Hal lain diungkapkan oleh tokoh masyarakat yang tua-tua, Bapak Sarimani menjelaskan wawancara Hari / tanggal Sabtu / 29 Mei 2010
“ Panuteteu mai siburu silogui rokau ia masipana sirimanua ele pasak gangan, etu sasoa amameng mengan taat anandi pasakgangan”

“ Nenek moyang kami pada zaman dahulu menggunakan panah untuk saling membunuh atau berperang antar suku di mentawai, jadi lebih aman saat sekarang ini tidak ada lagi yang saling membunuh”

Dari hasil observasi dan wawancara dengan masyarakat semua jawaban hampir sama. Panahan digunakan untuk menjaga diri, berburu. Setiap rumah di Mentawai menyimpan panah di rumah untuk berjaga-jaga. Jika dalam keadaan terdesak panah tersebut akan digunakan. Yang perlu didalami, informan yang tua-tua menjelaskan panah pada zaman dahulu digunakan juga untuk saling membunuh. Perang atau saling membunuh terjadi antara suku aliran sungai di Mentawai. Madobak dengan Simatalu, Simalegi dengan Saibi, penduduk bagian pulau Utara dengan penduduk bagian selatan Pulau Siberut. Semua informan juga menjelaskan “saat ini kami sudah damai, karena kami juga takut dengan aturan pemerintah, jadi tidak ada lagi perang diantara kami pada saat sekarang”

Foto 18. Orang mentawai menyandang Panah saat bepergian ke hutan (sumber foto dari buku mainan bagi roh kebudayaan mentawai)

Masyarakat juga menggunakan panah untuk memeriahkan hari kemerdekaan Republik Indonesia. Setiap tanggal 17 Agustus masyarakat juga memperlombakan panah. Siapa yang menang atau yang mahir menembak sasaran akan mendapatkan hadiah dari panitia. Panah yang disimpan dirumah akan digunakan dalam keadaan terdesak. Jika keluarganya terancam dengan gangguan apapun baik gangguan manusia atau hewan-hewan panah akan digunakan untuk membela diri. Dalam perburuan ke hutan banyak teknik yang digunakan, berburu seorang diri, berburu berkelompok. Ada hubungan kebudayaan dengan memanah di Mentawai, contohnya setelah pesta kematian tahap kedua, setahun setelah kematian. Peneliti melihat langsung di lapangan pesta kematian tahap kedua ini. Upacara yang dilakukan selama tiga hari tiga malam ini pada malam kedua dilakukan tari-tarian untuk memanggil roh-roh. Upacara atau pesta ini berlangsung sampai larut malam. Sehabis pesta dilakukan perburuan ke hutan secara berkelompok dengan kerabat laki-laki seuma dilakukan. Perburuan tanda pesta telah berakhir.

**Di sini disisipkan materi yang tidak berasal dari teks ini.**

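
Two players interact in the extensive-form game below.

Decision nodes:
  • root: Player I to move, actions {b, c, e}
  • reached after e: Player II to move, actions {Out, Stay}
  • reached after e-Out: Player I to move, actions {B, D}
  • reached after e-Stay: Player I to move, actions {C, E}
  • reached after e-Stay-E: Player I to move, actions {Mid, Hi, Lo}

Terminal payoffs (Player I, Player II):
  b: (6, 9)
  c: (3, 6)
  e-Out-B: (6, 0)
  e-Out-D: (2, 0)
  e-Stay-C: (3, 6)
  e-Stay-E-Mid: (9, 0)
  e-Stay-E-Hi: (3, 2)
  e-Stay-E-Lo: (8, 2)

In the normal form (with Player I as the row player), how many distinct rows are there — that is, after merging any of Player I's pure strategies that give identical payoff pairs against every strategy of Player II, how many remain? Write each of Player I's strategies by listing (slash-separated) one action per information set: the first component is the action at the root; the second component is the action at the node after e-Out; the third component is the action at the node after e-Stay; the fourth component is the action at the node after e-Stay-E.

10

Player I has 36 pure strategies: b/B/C/Mid, b/B/C/Hi, b/B/C/Lo, b/B/E/Mid, b/B/E/Hi, b/B/E/Lo, b/D/C/Mid, b/D/C/Hi, b/D/C/Lo, b/D/E/Mid, b/D/E/Hi, b/D/E/Lo, c/B/C/Mid, c/B/C/Hi, c/B/C/Lo, c/B/E/Mid, c/B/E/Hi, c/B/E/Lo, c/D/C/Mid, c/D/C/Hi, c/D/C/Lo, c/D/E/Mid, c/D/E/Hi, c/D/E/Lo, e/B/C/Mid, e/B/C/Hi, e/B/C/Lo, e/B/E/Mid, e/B/E/Hi, e/B/E/Lo, e/D/C/Mid, e/D/C/Hi, e/D/C/Lo, e/D/E/Mid, e/D/E/Hi, e/D/E/Lo. Columns: Out, Stay.
{b/B/C/Mid, b/B/C/Hi, b/B/C/Lo, b/B/E/Mid, b/B/E/Hi, b/B/E/Lo, b/D/C/Mid, b/D/C/Hi, b/D/C/Lo, b/D/E/Mid, b/D/E/Hi, b/D/E/Lo} → row (6,9) (6,9)
{c/B/C/Mid, c/B/C/Hi, c/B/C/Lo, c/B/E/Mid, c/B/E/Hi, c/B/E/Lo, c/D/C/Mid, c/D/C/Hi, c/D/C/Lo, c/D/E/Mid, c/D/E/Hi, c/D/E/Lo} → row (3,6) (3,6)
{e/B/C/Mid, e/B/C/Hi, e/B/C/Lo} → row (6,0) (3,6)
{e/B/E/Mid} → row (6,0) (9,0)
{e/B/E/Hi} → row (6,0) (3,2)
{e/B/E/Lo} → row (6,0) (8,2)
{e/D/C/Mid, e/D/C/Hi, e/D/C/Lo} → row (2,0) (3,6)
{e/D/E/Mid} → row (2,0) (9,0)
{e/D/E/Hi} → row (2,0) (3,2)
{e/D/E/Lo} → row (2,0) (8,2)
That's 10 distinct rows out of 36 strategies.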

Foto 19. Orang Mentawai sedang memanah dan hasil buruan yang di dapat ( Sumber dari buku mainan bagi roh kebudayaan Mentawai)

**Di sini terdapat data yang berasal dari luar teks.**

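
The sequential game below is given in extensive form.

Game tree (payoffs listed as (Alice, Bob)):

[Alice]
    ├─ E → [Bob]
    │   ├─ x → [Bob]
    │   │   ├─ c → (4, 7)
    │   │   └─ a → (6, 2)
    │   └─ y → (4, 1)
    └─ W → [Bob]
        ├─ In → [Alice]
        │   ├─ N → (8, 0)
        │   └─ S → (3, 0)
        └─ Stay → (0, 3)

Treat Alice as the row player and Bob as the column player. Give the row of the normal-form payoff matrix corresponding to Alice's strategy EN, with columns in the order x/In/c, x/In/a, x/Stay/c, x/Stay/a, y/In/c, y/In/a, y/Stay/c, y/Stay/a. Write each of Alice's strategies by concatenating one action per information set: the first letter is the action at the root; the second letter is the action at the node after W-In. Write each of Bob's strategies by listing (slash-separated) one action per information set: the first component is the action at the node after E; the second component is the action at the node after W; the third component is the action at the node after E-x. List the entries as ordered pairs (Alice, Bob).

vs x/In/c: Alice plays E → Bob plays x at [E] → Bob plays c at [E-x] → (4, 7)
vs x/In/a: Alice plays E → Bob plays x at [E] → Bob plays a at [E-x] → (6, 2)
vs x/Stay/c: Alice plays E → Bob plays x at [E] → Bob plays c at [E-x] → (4, 7)
vs x/Stay/a: Alice plays E → Bob plays x at [E] → Bob plays a at [E-x] → (6, 2)
vs y/In/c: Alice plays E → Bob plays y at [E] → (4, 1)
vs y/In/a: Alice plays E → Bob plays y at [E] → (4, 1)
vs y/Stay/c: Alice plays E → Bob plays y at [E] → (4, 1)
vs y/Stay/a: Alice plays E → Bob plays y at [E] → (4, 1)

(4,7) (6,2) (4,7) (6,2) (4,1) (4,1) (4,1) (4,1)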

Pembuatan panah di Desa Madobak

3. Pembuatan Panah di Desa Madobak, Kecamatan Siberut Selatan
Alat-alat panahan modren sudah dirancang sedemikian rupa, ukuran, bahan, sangat diperhatikan, Alat-alat panah modren susah dijangkau dengan harga jual yang tinggi. Alat-alat lain seperti anak panah, pelindung tangan, tabung anak panah sudah dibuat dan ditentukan dengan aturan-aturan untuk pertandingan. Pembuatan perlengkapan mengunakan mesin dengan bahan-bahan berkualitas untuk mendapatkan hasil yang bagus.
Dari tahun ke tahun alat-alat panahan modern berkembang dan banyak merek-merek yang dikuasai oleh perusahaan asing. Pembuatan-pembuatan alat-alat panahan sudah dirancang dengan ketentuan yang diatur, semua itu dilakukan untuk berkembangnya panahan yang sudah dilakukan oleh umat manusia dari dahulu kala. Berbeda jauh dengan panahan-panahan tradisional di tanah air. Di Papua, Jawa Timur dan Kepualauan Mentawai, panahan tradisional Indonesia mempunyai ciri khas tersendiri.
Alat-alat untuk memanah di Mentawai mempunyai ciri khusus dengan bahan-bahan sebagai berikut: Busur panah dibuat dari batang paula (aren), tali busur dibuat dari kulit Baiko (kulit kayu Baiko) sejenis dengan bahan pembuat cawat/kabit (penutup aurat bagian bawah), anak panah dibuat dari dua bahan, bagian ujung yang runcing dibuat dari batang Ariribuk (sejenis aren berduri) dan bagian belakang anak panah terbuat dari batang Osi (sejenis batang pimping yang ringan). Tabung anak panah dibuat dari batang Bambu dibalut dengan pelepah daun sagu dengan tali tabung terbuat dari sabut buah kelapa yang dijalin rapi.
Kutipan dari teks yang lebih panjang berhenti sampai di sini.